Signage and Environments
Liberty State Park
We designed the inscriptions, planning the arrangement of the 814 names that were etched into marine grade stainless steel. The memorial was designed by Frederic Schwartz Architects.
AIA Merit Award
SEGD Global Honor Award
We worked with NC State University to develop communication and signage programs for the new James B. Hunt Jr. Library.
Our work included the development of fundraising materials along with the design of commemorative publications, a visitors’ guide, interior textile patterns, and the building’s donor signage program.
Design of a booth for the NeoCon World Trade Fair. We positioned BlueBolt, an online specifications tool for architects and designers, as a trusted colleague.
Our message was that with BlueBolt you can relax. This message extended to the design of the booth, where we offered complimentary backrubs and Starbucks teas.
Signage, wayfinding, and environmental design program for the annual TEDMED conferences for the medical and healthcare communities.
We've worked with the TEDMED team for a number of years, developing engaging communication and environmental design programs.
Every year they tell us that that year's conference was amazing and the best yet — but next year we'll have to do some thing completely different and much, much better.
We love them for that.
Comprehensive building signage program and visual design of “Behind the Screen,” a permanent exhibit tracing the stories behind the creation and production of films and television programs.
Battery Park City School
We worked with Dattner Architects and the New York City School Construction Authority to develop an interpretive signage program showcasing the green and sustainable aspects of this landmark high-rise school.

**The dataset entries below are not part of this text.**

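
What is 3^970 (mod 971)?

1

3^1 ≡ 3 (mod 971)
3^2 ≡ 3^2 = 9 ≡ 9 (mod 971)
3^4 ≡ 9^2 = 81 ≡ 81 (mod 971)
3^8 ≡ 81^2 = 6561 ≡ 735 (mod 971)
3^16 ≡ 735^2 = 540225 ≡ 349 (mod 971)
3^32 ≡ 349^2 = 121801 ≡ 426 (mod 971)
3^64 ≡ 426^2 = 181476 ≡ 870 (mod 971)
3^128 ≡ 870^2 = 756900 ≡ 491 (mod 971)
3^256 ≡ 491^2 = 241081 ≡ 273 (mod 971)
3^512 ≡ 273^2 = 74529 ≡ 733 (mod 971)
970 = 512 + 256 + 128 + 64 + 8 + 2 in binary powers of 2.
So 3^970 ≡ 733 · 273 · 491 · 870 · 735 · 9 ≡ 1 (mod 971).
Since the result is 1, base 3 gives no evidence that 971 is composite.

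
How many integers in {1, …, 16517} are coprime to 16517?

16236

Factor: 16517 = 83 · 199.
φ(16517) = (83−1) · (199−1) = 82 · 198 = 16236.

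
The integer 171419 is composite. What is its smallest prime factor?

23

171419 is odd.
Digit sum 23, not divisible by 3.
Ends in 9: not divisible by 5.
7: 171419 = 7·24488 + 3
11: 171419 = 11·15583 + 6
13: 171419 = 13·13186 + 1
17: 171419 = 17·10083 + 8
19: 171419 = 19·9022 + 1
23: 171419 = 23·7453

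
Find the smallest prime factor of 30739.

59

30739 is odd.
Digit sum 22, not divisible by 3.
Ends in 9: not divisible by 5.
7: 30739 = 7·4391 + 2
11: 30739 = 11·2794 + 5
13: 30739 = 13·2364 + 7
17: 30739 = 17·1808 + 3
19: 30739 = 19·1617 + 16
23: 30739 = 23·1336 + 11
29: 30739 = 29·1059 + 28
31: 30739 = 31·991 + 18
37: 30739 = 37·830 + 29
41: 30739 = 41·749 + 30
43: 30739 = 43·714 + 37
47: 30739 = 47·654 + 1
53: 30739 = 53·579 + 52
59: 30739 = 59·521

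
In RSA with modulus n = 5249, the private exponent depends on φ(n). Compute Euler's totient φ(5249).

5040

Factor: 5249 = 29 · 181.
φ(5249) = (29−1) · (181−1) = 28 · 180 = 5040.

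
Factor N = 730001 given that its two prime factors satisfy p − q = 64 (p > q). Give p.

887

Since p = q + 64, we have 730001 = q(q + 64), so q² + 64q − 730001 = 0.
Discriminant: 64² + 4·730001 = 4096 + 2920004 = 2924100; √2924100 = 1710.
q = (−64 + 1710)/2 = 823, and p = q + 64 = 887.
Check: 823 · 887 = 730001.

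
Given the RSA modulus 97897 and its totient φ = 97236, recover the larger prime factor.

439

φ(n) = (p−1)(q−1) = n − (p+q) + 1, so p + q = 97897 − 97236 + 1 = 662.
p and q are the roots of t² − 662t + 97897 = 0.
Discriminant: 662² − 4·97897 = 438244 − 391588 = 46656; √46656 = 216.
q = (662 − 216)/2 = 223, p = (662 + 216)/2 = 439.
Check: 223 · 439 = 97897.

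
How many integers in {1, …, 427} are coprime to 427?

360

Factor: 427 = 7 · 61.
φ(427) = (7−1) · (61−1) = 6 · 60 = 360.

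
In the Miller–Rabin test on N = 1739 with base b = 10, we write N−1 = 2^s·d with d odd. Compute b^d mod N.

655

1739 − 1 = 1738 = 2^1 · 869, so d = 869.
10^1 ≡ 10 (mod 1739)
10^2 ≡ 10^2 = 100 ≡ 100 (mod 1739)
10^4 ≡ 100^2 = 10000 ≡ 1305 (mod 1739)
10^8 ≡ 1305^2 = 1703025 ≡ 544 (mod 1739)
10^16 ≡ 544^2 = 295936 ≡ 306 (mod 1739)
10^32 ≡ 306^2 = 93636 ≡ 1469 (mod 1739)
10^64 ≡ 1469^2 = 2157961 ≡ 1601 (mod 1739)
10^128 ≡ 1601^2 = 2563201 ≡ 1654 (mod 1739)
10^256 ≡ 1654^2 = 2735716 ≡ 269 (mod 1739)
10^512 ≡ 269^2 = 72361 ≡ 1062 (mod 1739)
869 = 512 + 256 + 64 + 32 + 4 + 1 in binary powers of 2.
So 10^869 ≡ 1062 · 269 · 1601 · 1469 · 1305 · 10 ≡ 655 (mod 1739).
Squaring chain: 655; never reaches −1, so base 10 is a Miller–Rabin witness that 1739 is composite.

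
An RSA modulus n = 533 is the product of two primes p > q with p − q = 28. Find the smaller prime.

13

Since p = q + 28, we have 533 = q(q + 28), so q² + 28q − 533 = 0.
Discriminant: 28² + 4·533 = 784 + 2132 = 2916; √2916 = 54.
q = (−28 + 54)/2 = 13, and p = q + 28 = 41.
Check: 13 · 41 = 533.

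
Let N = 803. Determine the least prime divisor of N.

11

803 is odd.
Digit sum 11, not divisible by 3.
Ends in 3: not divisible by 5.
7: 803 = 7·114 + 5
11: 803 = 11·73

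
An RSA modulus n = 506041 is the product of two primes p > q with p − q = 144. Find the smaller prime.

643

Since p = q + 144, we have 506041 = q(q + 144), so q² + 144q − 506041 = 0.
Discriminant: 144² + 4·506041 = 20736 + 2024164 = 2044900; √2044900 = 1430.
q = (−144 + 1430)/2 = 643, and p = q + 144 = 787.
Check: 643 · 787 = 506041.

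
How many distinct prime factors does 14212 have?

4

14212 = 2^2 · 3553
3553 = 11 · 323
323 = 17 · 19
14212 = 2^2 · 11 · 17 · 19, which has 4 distinct prime factors.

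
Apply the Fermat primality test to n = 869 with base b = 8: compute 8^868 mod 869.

368

8^1 ≡ 8 (mod 869)
8^2 ≡ 8^2 = 64 ≡ 64 (mod 869)
8^4 ≡ 64^2 = 4096 ≡ 620 (mod 869)
8^8 ≡ 620^2 = 384400 ≡ 302 (mod 869)
8^16 ≡ 302^2 = 91204 ≡ 828 (mod 869)
8^32 ≡ 828^2 = 685584 ≡ 812 (mod 869)
8^64 ≡ 812^2 = 659344 ≡ 642 (mod 869)
8^128 ≡ 642^2 = 412164 ≡ 258 (mod 869)
8^256 ≡ 258^2 = 66564 ≡ 520 (mod 869)
8^512 ≡ 520^2 = 270400 ≡ 141 (mod 869)
868 = 512 + 256 + 64 + 32 + 4 in binary powers of 2.
So 8^868 ≡ 141 · 520 · 642 · 812 · 620 ≡ 368 (mod 869).
Since 368 ≠ 1, base 8 is a Fermat witness: 869 is composite.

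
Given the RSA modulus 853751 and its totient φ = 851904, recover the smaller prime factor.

φ(n) = (p−1)(q−1) = n − (p+q) + 1, so p + q = 853751 − 851904 + 1 = 1848.
p and q are the roots of t² − 1848t + 853751 = 0.
Discriminant: 1848² − 4·853751 = 3415104 − 3415004 = 100; √100 = 10.
q = (1848 − 10)/2 = 919, p = (1848 + 10)/2 = 929.
Check: 919 · 929 = 853751.

919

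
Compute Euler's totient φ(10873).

Factor: 10873 = 83 · 131.
φ(10873) = (83−1) · (131−1) = 82 · 130 = 10660.

10660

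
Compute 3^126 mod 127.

3^1 ≡ 3 (mod 127)
3^2 ≡ 3^2 = 9 ≡ 9 (mod 127)
3^4 ≡ 9^2 = 81 ≡ 81 (mod 127)
3^8 ≡ 81^2 = 6561 ≡ 84 (mod 127)
3^16 ≡ 84^2 = 7056 ≡ 71 (mod 127)
3^32 ≡ 71^2 = 5041 ≡ 88 (mod 127)
3^64 ≡ 88^2 = 7744 ≡ 124 (mod 127)
126 = 64 + 32 + 16 + 8 + 4 + 2 in binary powers of 2.
So 3^126 ≡ 124 · 88 · 71 · 84 · 81 · 9 ≡ 1 (mod 127).
Since the result is 1, base 3 gives no evidence that 127 is composite.

1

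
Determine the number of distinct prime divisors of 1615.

3

1615 = 5 · 323
323 = 17 · 19
1615 = 5 · 17 · 19, which has 3 distinct prime factors.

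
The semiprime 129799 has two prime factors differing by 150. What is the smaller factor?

Since p = q + 150, we have 129799 = q(q + 150), so q² + 150q − 129799 = 0.
Discriminant: 150² + 4·129799 = 22500 + 519196 = 541696; √541696 = 736.
q = (−150 + 736)/2 = 293, and p = q + 150 = 443.
Check: 293 · 443 = 129799.

293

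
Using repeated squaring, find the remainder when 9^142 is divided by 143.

9^1 ≡ 9 (mod 143)
9^2 ≡ 9^2 = 81 ≡ 81 (mod 143)
9^4 ≡ 81^2 = 6561 ≡ 126 (mod 143)
9^8 ≡ 126^2 = 15876 ≡ 3 (mod 143)
9^16 ≡ 3^2 = 9 ≡ 9 (mod 143)
9^32 ≡ 9^2 = 81 ≡ 81 (mod 143)
9^64 ≡ 81^2 = 6561 ≡ 126 (mod 143)
9^128 ≡ 126^2 = 15876 ≡ 3 (mod 143)
142 = 128 + 8 + 4 + 2 in binary powers of 2.
So 9^142 ≡ 3 · 3 · 126 · 81 ≡ 48 (mod 143).
Since 48 ≠ 1, base 9 is a Fermat witness: 143 is composite.

48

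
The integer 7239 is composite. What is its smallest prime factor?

3

7239 is odd.
Digit sum 21, divisible by 3.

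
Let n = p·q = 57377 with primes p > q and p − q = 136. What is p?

Since p = q + 136, we have 57377 = q(q + 136), so q² + 136q − 57377 = 0.
Discriminant: 136² + 4·57377 = 18496 + 229508 = 248004; √248004 = 498.
q = (−136 + 498)/2 = 181, and p = q + 136 = 317.
Check: 181 · 317 = 57377.

317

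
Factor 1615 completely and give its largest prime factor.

1615 = 5 · 323
323 = 17 · 19
19 is prime.
So 1615 = 5 · 17 · 19; the largest prime factor is 19.

19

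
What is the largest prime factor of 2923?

2923 = 37 · 79
79 is prime.
So 2923 = 37 · 79; the largest prime factor is 79.

79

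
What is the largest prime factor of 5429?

5429 = 61 · 89
89 is prime.
So 5429 = 61 · 89; the largest prime factor is 89.

89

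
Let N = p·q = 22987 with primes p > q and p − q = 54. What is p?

181

Since p = q + 54, we have 22987 = q(q + 54), so q² + 54q − 22987 = 0.
Discriminant: 54² + 4·22987 = 2916 + 91948 = 94864; √94864 = 308.
q = (−54 + 308)/2 = 127, and p = q + 54 = 181.
Check: 127 · 181 = 22987.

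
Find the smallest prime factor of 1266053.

29

1266053 is odd.
Digit sum 23, not divisible by 3.
Ends in 3: not divisible by 5.
7: 1266053 = 7·180864 + 5
11: 1266053 = 11·115095 + 8
13: 1266053 = 13·97388 + 9
17: 1266053 = 17·74473 + 12
19: 1266053 = 19·66634 + 7
23: 1266053 = 23·55045 + 18
29: 1266053 = 29·43657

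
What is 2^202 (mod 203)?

93

2^1 ≡ 2 (mod 203)
2^2 ≡ 2^2 = 4 ≡ 4 (mod 203)
2^4 ≡ 4^2 = 16 ≡ 16 (mod 203)
2^8 ≡ 16^2 = 256 ≡ 53 (mod 203)
2^16 ≡ 53^2 = 2809 ≡ 170 (mod 203)
2^32 ≡ 170^2 = 28900 ≡ 74 (mod 203)
2^64 ≡ 74^2 = 5476 ≡ 198 (mod 203)
2^128 ≡ 198^2 = 39204 ≡ 25 (mod 203)
202 = 128 + 64 + 8 + 2 in binary powers of 2.
So 2^202 ≡ 25 · 198 · 53 · 4 ≡ 93 (mod 203).
Since 93 ≠ 1, base 2 is a Fermat witness: 203 is composite.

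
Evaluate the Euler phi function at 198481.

187680

Factor: 198481 = 41 · 47 · 103.
φ(198481) = (41−1) · (47−1) · (103−1) = 40 · 46 · 102 = 187680.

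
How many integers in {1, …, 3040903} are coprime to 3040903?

2978040

Factor: 3040903 = 131 · 139 · 167.
φ(3040903) = (131−1) · (139−1) · (167−1) = 130 · 138 · 166 = 2978040.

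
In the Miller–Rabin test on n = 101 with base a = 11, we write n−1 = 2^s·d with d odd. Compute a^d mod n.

101 − 1 = 100 = 2^2 · 25, so d = 25.
11^1 ≡ 11 (mod 101)
11^2 ≡ 11^2 = 121 ≡ 20 (mod 101)
11^4 ≡ 20^2 = 400 ≡ 97 (mod 101)
11^8 ≡ 97^2 = 9409 ≡ 16 (mod 101)
11^16 ≡ 16^2 = 256 ≡ 54 (mod 101)
25 = 16 + 8 + 1 in binary powers of 2.
So 11^25 ≡ 54 · 16 · 11 ≡ 10 (mod 101).
Squaring chain: 10 → 100; reaches −1, so base 11 does not prove 101 composite.

10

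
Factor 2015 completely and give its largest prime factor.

2015 = 5 · 403
403 = 13 · 31
31 is prime.
So 2015 = 5 · 13 · 31; the largest prime factor is 31.

31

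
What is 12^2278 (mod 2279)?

1543

12^1 ≡ 12 (mod 2279)
12^2 ≡ 12^2 = 144 ≡ 144 (mod 2279)
12^4 ≡ 144^2 = 20736 ≡ 225 (mod 2279)
12^8 ≡ 225^2 = 50625 ≡ 487 (mod 2279)
12^16 ≡ 487^2 = 237169 ≡ 153 (mod 2279)
12^32 ≡ 153^2 = 23409 ≡ 619 (mod 2279)
12^64 ≡ 619^2 = 383161 ≡ 289 (mod 2279)
12^128 ≡ 289^2 = 83521 ≡ 1477 (mod 2279)
12^256 ≡ 1477^2 = 2181529 ≡ 526 (mod 2279)
12^512 ≡ 526^2 = 276676 ≡ 917 (mod 2279)
12^1024 ≡ 917^2 = 840889 ≡ 2217 (mod 2279)
12^2048 ≡ 2217^2 = 4915089 ≡ 1565 (mod 2279)
2278 = 2048 + 128 + 64 + 32 + 4 + 2 in binary powers of 2.
So 12^2278 ≡ 1565 · 1477 · 289 · 619 · 225 · 144 ≡ 1543 (mod 2279).
Since 1543 ≠ 1, base 12 is a Fermat witness: 2279 is composite.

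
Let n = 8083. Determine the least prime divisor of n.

8083 is odd.
Digit sum 19, not divisible by 3.
Ends in 3: not divisible by 5.
7: 8083 = 7·1154 + 5
11: 8083 = 11·734 + 9
13: 8083 = 13·621 + 10
17: 8083 = 17·475 + 8
19: 8083 = 19·425 + 8
23: 8083 = 23·351 + 10
29: 8083 = 29·278 + 21
31: 8083 = 31·260 + 23
37: 8083 = 37·218 + 17
41: 8083 = 41·197 + 6
43: 8083 = 43·187 + 42
47: 8083 = 47·171 + 46
53: 8083 = 53·152 + 27
59: 8083 = 59·137

59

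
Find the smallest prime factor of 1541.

1541 is odd.
Digit sum 11, not divisible by 3.
Ends in 1: not divisible by 5.
7: 1541 = 7·220 + 1
11: 1541 = 11·140 + 1
13: 1541 = 13·118 + 7
17: 1541 = 17·90 + 11
19: 1541 = 19·81 + 2
23: 1541 = 23·67

23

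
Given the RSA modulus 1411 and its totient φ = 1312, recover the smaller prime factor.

φ(n) = (p−1)(q−1) = n − (p+q) + 1, so p + q = 1411 − 1312 + 1 = 100.
p and q are the roots of t² − 100t + 1411 = 0.
Discriminant: 100² − 4·1411 = 10000 − 5644 = 4356; √4356 = 66.
q = (100 − 66)/2 = 17, p = (100 + 66)/2 = 83.
Check: 17 · 83 = 1411.

17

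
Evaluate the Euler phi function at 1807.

Factor: 1807 = 13 · 139.
φ(1807) = (13−1) · (139−1) = 12 · 138 = 1656.

1656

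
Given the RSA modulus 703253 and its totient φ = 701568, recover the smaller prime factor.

φ(n) = (p−1)(q−1) = n − (p+q) + 1, so p + q = 703253 − 701568 + 1 = 1686.
p and q are the roots of t² − 1686t + 703253 = 0.
Discriminant: 1686² − 4·703253 = 2842596 − 2813012 = 29584; √29584 = 172.
q = (1686 − 172)/2 = 757, p = (1686 + 172)/2 = 929.
Check: 757 · 929 = 703253.

757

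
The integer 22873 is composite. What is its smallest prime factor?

22873 is odd.
Digit sum 22, not divisible by 3.
Ends in 3: not divisible by 5.
7: 22873 = 7·3267 + 4
11: 22873 = 11·2079 + 4
13: 22873 = 13·1759 + 6
17: 22873 = 17·1345 + 8
19: 22873 = 19·1203 + 16
23: 22873 = 23·994 + 11
29: 22873 = 29·788 + 21
31: 22873 = 31·737 + 26
37: 22873 = 37·618 + 7
41: 22873 = 41·557 + 36
43: 22873 = 43·531 + 40
47: 22873 = 47·486 + 31
53: 22873 = 53·431 + 30
59: 22873 = 59·387 + 40
61: 22873 = 61·374 + 59
67: 22873 = 67·341 + 26
71: 22873 = 71·322 + 11
73: 22873 = 73·313 + 24
79: 22873 = 79·289 + 42
83: 22873 = 83·275 + 48
89: 22873 = 89·257

89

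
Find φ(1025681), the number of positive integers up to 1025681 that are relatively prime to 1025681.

990288

Factor: 1025681 = 47 · 139 · 157.
φ(1025681) = (47−1) · (139−1) · (157−1) = 46 · 138 · 156 = 990288.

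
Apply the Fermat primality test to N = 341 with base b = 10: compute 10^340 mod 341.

67

10^1 ≡ 10 (mod 341)
10^2 ≡ 10^2 = 100 ≡ 100 (mod 341)
10^4 ≡ 100^2 = 10000 ≡ 111 (mod 341)
10^8 ≡ 111^2 = 12321 ≡ 45 (mod 341)
10^16 ≡ 45^2 = 2025 ≡ 320 (mod 341)
10^32 ≡ 320^2 = 102400 ≡ 100 (mod 341)
10^64 ≡ 100^2 = 10000 ≡ 111 (mod 341)
10^128 ≡ 111^2 = 12321 ≡ 45 (mod 341)
10^256 ≡ 45^2 = 2025 ≡ 320 (mod 341)
340 = 256 + 64 + 16 + 4 in binary powers of 2.
So 10^340 ≡ 320 · 111 · 320 · 111 ≡ 67 (mod 341).
Since 67 ≠ 1, base 10 is a Fermat witness: 341 is composite.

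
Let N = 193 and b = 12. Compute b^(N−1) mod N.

12^1 ≡ 12 (mod 193)
12^2 ≡ 12^2 = 144 ≡ 144 (mod 193)
12^4 ≡ 144^2 = 20736 ≡ 85 (mod 193)
12^8 ≡ 85^2 = 7225 ≡ 84 (mod 193)
12^16 ≡ 84^2 = 7056 ≡ 108 (mod 193)
12^32 ≡ 108^2 = 11664 ≡ 84 (mod 193)
12^64 ≡ 84^2 = 7056 ≡ 108 (mod 193)
12^128 ≡ 108^2 = 11664 ≡ 84 (mod 193)
192 = 128 + 64 in binary powers of 2.
So 12^192 ≡ 84 · 108 ≡ 1 (mod 193).
Since the result is 1, base 12 gives no evidence that 193 is composite.

1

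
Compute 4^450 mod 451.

4^1 ≡ 4 (mod 451)
4^2 ≡ 4^2 = 16 ≡ 16 (mod 451)
4^4 ≡ 16^2 = 256 ≡ 256 (mod 451)
4^8 ≡ 256^2 = 65536 ≡ 141 (mod 451)
4^16 ≡ 141^2 = 19881 ≡ 37 (mod 451)
4^32 ≡ 37^2 = 1369 ≡ 16 (mod 451)
4^64 ≡ 16^2 = 256 ≡ 256 (mod 451)
4^128 ≡ 256^2 = 65536 ≡ 141 (mod 451)
4^256 ≡ 141^2 = 19881 ≡ 37 (mod 451)
450 = 256 + 128 + 64 + 2 in binary powers of 2.
So 4^450 ≡ 37 · 141 · 256 · 16 ≡ 1 (mod 451).
Since the result is 1, base 4 gives no evidence that 451 is composite.

1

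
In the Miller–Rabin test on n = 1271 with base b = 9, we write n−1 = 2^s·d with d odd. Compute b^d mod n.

893

1271 − 1 = 1270 = 2^1 · 635, so d = 635.
9^1 ≡ 9 (mod 1271)
9^2 ≡ 9^2 = 81 ≡ 81 (mod 1271)
9^4 ≡ 81^2 = 6561 ≡ 206 (mod 1271)
9^8 ≡ 206^2 = 42436 ≡ 493 (mod 1271)
9^16 ≡ 493^2 = 243049 ≡ 288 (mod 1271)
9^32 ≡ 288^2 = 82944 ≡ 329 (mod 1271)
9^64 ≡ 329^2 = 108241 ≡ 206 (mod 1271)
9^128 ≡ 206^2 = 42436 ≡ 493 (mod 1271)
9^256 ≡ 493^2 = 243049 ≡ 288 (mod 1271)
9^512 ≡ 288^2 = 82944 ≡ 329 (mod 1271)
635 = 512 + 64 + 32 + 16 + 8 + 2 + 1 in binary powers of 2.
So 9^635 ≡ 329 · 206 · 329 · 288 · 493 · 81 · 9 ≡ 893 (mod 1271).
Squaring chain: 893; never reaches −1, so base 9 is a Miller–Rabin witness that 1271 is composite.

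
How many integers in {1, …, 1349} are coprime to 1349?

Factor: 1349 = 19 · 71.
φ(1349) = (19−1) · (71−1) = 18 · 70 = 1260.

1260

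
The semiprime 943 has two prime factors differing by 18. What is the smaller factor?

Since p = q + 18, we have 943 = q(q + 18), so q² + 18q − 943 = 0.
Discriminant: 18² + 4·943 = 324 + 3772 = 4096; √4096 = 64.
q = (−18 + 64)/2 = 23, and p = q + 18 = 41.
Check: 23 · 41 = 943.

23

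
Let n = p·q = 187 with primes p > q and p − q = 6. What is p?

Since p = q + 6, we have 187 = q(q + 6), so q² + 6q − 187 = 0.
Discriminant: 6² + 4·187 = 36 + 748 = 784; √784 = 28.
q = (−6 + 28)/2 = 11, and p = q + 6 = 17.
Check: 11 · 17 = 187.

17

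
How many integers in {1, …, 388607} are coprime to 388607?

362880

Factor: 388607 = 19 · 113 · 181.
φ(388607) = (19−1) · (113−1) · (181−1) = 18 · 112 · 180 = 362880.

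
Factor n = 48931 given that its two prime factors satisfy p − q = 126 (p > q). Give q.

Since p = q + 126, we have 48931 = q(q + 126), so q² + 126q − 48931 = 0.
Discriminant: 126² + 4·48931 = 15876 + 195724 = 211600; √211600 = 460.
q = (−126 + 460)/2 = 167, and p = q + 126 = 293.
Check: 167 · 293 = 48931.

167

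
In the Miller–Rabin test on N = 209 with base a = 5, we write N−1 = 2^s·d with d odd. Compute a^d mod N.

209 − 1 = 208 = 2^4 · 13, so d = 13.
5^1 ≡ 5 (mod 209)
5^2 ≡ 5^2 = 25 ≡ 25 (mod 209)
5^4 ≡ 25^2 = 625 ≡ 207 (mod 209)
5^8 ≡ 207^2 = 42849 ≡ 4 (mod 209)
13 = 8 + 4 + 1 in binary powers of 2.
So 5^13 ≡ 4 · 207 · 5 ≡ 169 (mod 209).
Squaring chain: 169 → 137 → 168 → 9; never reaches −1, so base 5 is a Miller–Rabin witness that 209 is composite.

169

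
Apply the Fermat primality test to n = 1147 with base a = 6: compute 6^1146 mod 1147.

6^1 ≡ 6 (mod 1147)
6^2 ≡ 6^2 = 36 ≡ 36 (mod 1147)
6^4 ≡ 36^2 = 1296 ≡ 149 (mod 1147)
6^8 ≡ 149^2 = 22201 ≡ 408 (mod 1147)
6^16 ≡ 408^2 = 166464 ≡ 149 (mod 1147)
6^32 ≡ 149^2 = 22201 ≡ 408 (mod 1147)
6^64 ≡ 408^2 = 166464 ≡ 149 (mod 1147)
6^128 ≡ 149^2 = 22201 ≡ 408 (mod 1147)
6^256 ≡ 408^2 = 166464 ≡ 149 (mod 1147)
6^512 ≡ 149^2 = 22201 ≡ 408 (mod 1147)
6^1024 ≡ 408^2 = 166464 ≡ 149 (mod 1147)
1146 = 1024 + 64 + 32 + 16 + 8 + 2 in binary powers of 2.
So 6^1146 ≡ 149 · 149 · 408 · 149 · 408 · 36 ≡ 776 (mod 1147).
Since 776 ≠ 1, base 6 is a Fermat witness: 1147 is composite.

776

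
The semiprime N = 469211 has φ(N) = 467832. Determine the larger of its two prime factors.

773

φ(n) = (p−1)(q−1) = n − (p+q) + 1, so p + q = 469211 − 467832 + 1 = 1380.
p and q are the roots of t² − 1380t + 469211 = 0.
Discriminant: 1380² − 4·469211 = 1904400 − 1876844 = 27556; √27556 = 166.
q = (1380 − 166)/2 = 607, p = (1380 + 166)/2 = 773.
Check: 607 · 773 = 469211.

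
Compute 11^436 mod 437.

315

11^1 ≡ 11 (mod 437)
11^2 ≡ 11^2 = 121 ≡ 121 (mod 437)
11^4 ≡ 121^2 = 14641 ≡ 220 (mod 437)
11^8 ≡ 220^2 = 48400 ≡ 330 (mod 437)
11^16 ≡ 330^2 = 108900 ≡ 87 (mod 437)
11^32 ≡ 87^2 = 7569 ≡ 140 (mod 437)
11^64 ≡ 140^2 = 19600 ≡ 372 (mod 437)
11^128 ≡ 372^2 = 138384 ≡ 292 (mod 437)
11^256 ≡ 292^2 = 85264 ≡ 49 (mod 437)
436 = 256 + 128 + 32 + 16 + 4 in binary powers of 2.
So 11^436 ≡ 49 · 292 · 140 · 87 · 220 ≡ 315 (mod 437).
Since 315 ≠ 1, base 11 is a Fermat witness: 437 is composite.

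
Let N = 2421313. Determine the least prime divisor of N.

2421313 is odd.
Digit sum 16, not divisible by 3.
Ends in 3: not divisible by 5.
7: 2421313 = 7·345901 + 6
11: 2421313 = 11·220119 + 4
13: 2421313 = 13·186254 + 11
17: 2421313 = 17·142430 + 3
19: 2421313 = 19·127437 + 10
23: 2421313 = 23·105274 + 11
29: 2421313 = 29·83493 + 16
31: 2421313 = 31·78106 + 27
37: 2421313 = 37·65440 + 33
41: 2421313 = 41·59056 + 17
43: 2421313 = 43·56309 + 26
47: 2421313 = 47·51517 + 14
53: 2421313 = 53·45685 + 8
59: 2421313 = 59·41039 + 12
61: 2421313 = 61·39693 + 40
67: 2421313 = 67·36139

67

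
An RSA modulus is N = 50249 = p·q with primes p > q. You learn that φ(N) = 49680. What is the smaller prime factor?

φ(n) = (p−1)(q−1) = n − (p+q) + 1, so p + q = 50249 − 49680 + 1 = 570.
p and q are the roots of t² − 570t + 50249 = 0.
Discriminant: 570² − 4·50249 = 324900 − 200996 = 123904; √123904 = 352.
q = (570 − 352)/2 = 109, p = (570 + 352)/2 = 461.
Check: 109 · 461 = 50249.

109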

We worked with the architects and educators to develop a series of surface mounted and in-wall illuminated vitrines, written and designed to various age appropriate levels.
This prototype program is slated to be incorporated within all new New York City school construction.
Alexander Isley Inc. was charged with creating a signage program for this lower Manhattan transportation hub, designed by Frederic Schwartz Architects.
We created 12-foot-tall illuminated letters (designed to withstand hurricane-force winds), and developed an interior graphics program that incorporates directional signage, retail signage, and excerpts from a poem by Edna St. Vincent Millay (“We were very tired, we were very merry — We had gone back and forth all night on the ferry”).
We believe poetry and architecture go very well together.
As part of the program we created a series of short films for the exterior of the building that were displayed over the ferry slips.
We worked with Pei, Cobb, Freed and Partners to establish the architectural signage and wayfinding program for this iconic structure.
It was an interesting assignment: When you think about it, Rock and Roll is about doing your own thing, going against the system, and not listening to The Man.
Architectural wayfinding programs are all about telling people what to do, where to go, and how to act.
Our challenge was to resolve these two disparate ideas while working within the architects' distinctive Modernist vocabulary.
(To be honest, the best part of the job was listening to I.M. Pei explain to us why Jimi Hendrix was important to him.)
We collaborated with the noted environmental graphic design specialists Calori & Vanden-Eynden Ltd. to create and implement the program.
We were approached by the Amsterdam Tulip Museum, who asked if we could help improve their overall visitor experience. The museum contains a series of exhibit spaces along with a street-level gift store.
As part of our work we reconfigured the exhibit spaces, wrote and designed a narrative text panel system to help guide museum visitors, created a video viewing room, and designed a new flexible gallery space that can be used for rotating exhibitions. We also opened up the gift shop, making it more welcoming, and providing more opportunities for merchandising.
The exhibit and retail programs were developed in association with Amsterdam-based contractors Klusbedrijf Rovers and the talented Dutch designer Frank van der Horst.
The exhibition “Adventure Under the Sea with SpongeBob SquarePants” showcases the real undersea creatures that inspired the SpongeBob cartoon characters. (Starfish really are kind of dumb, and squids are sort of Pecksniffian.)
We established designs for both permanent and updatable signage, consulted on colors and displays, and provided a comprehensive visual approach for the exhibit, collaborating with our longtime colleague aquarium Exhibit Director Judith Bacal.
The oversized exhibit lettering was made out of synthetic sponges. That was our most favorite part.
We developed the lobby design for this noted advertising agency, working with longtime collaborators Asfour-Guzy Architects who designed the office. We designed custom furniture, the signage program, a gallery space, and wall structures for the reception area.
We've always wanted to do a stone welcome mat, and they went for it.
We love people who go for it.
National Design Museum, Smithsonian Institution
Design of the visual elements for “Packaging the New,” an exhibit surveying 50 years of American industrial and packaging design.
Our responsibilities included the creation of interior and exterior signage as well as the design of publications and posters promoting the exhibit. The exhibition designer was the inspiring Constantin Boym.
Federal Design Achievement Award
US Pavilion, Expo ’98
Development of a graphic sensibility for a series of exhibits showcasing the work of the Woods Hole Oceanographic Institute and the US Navy.
All pavilions within that year's Expo were to be based on underwater themes, so we made the logo and key exhibit elements out of kelp.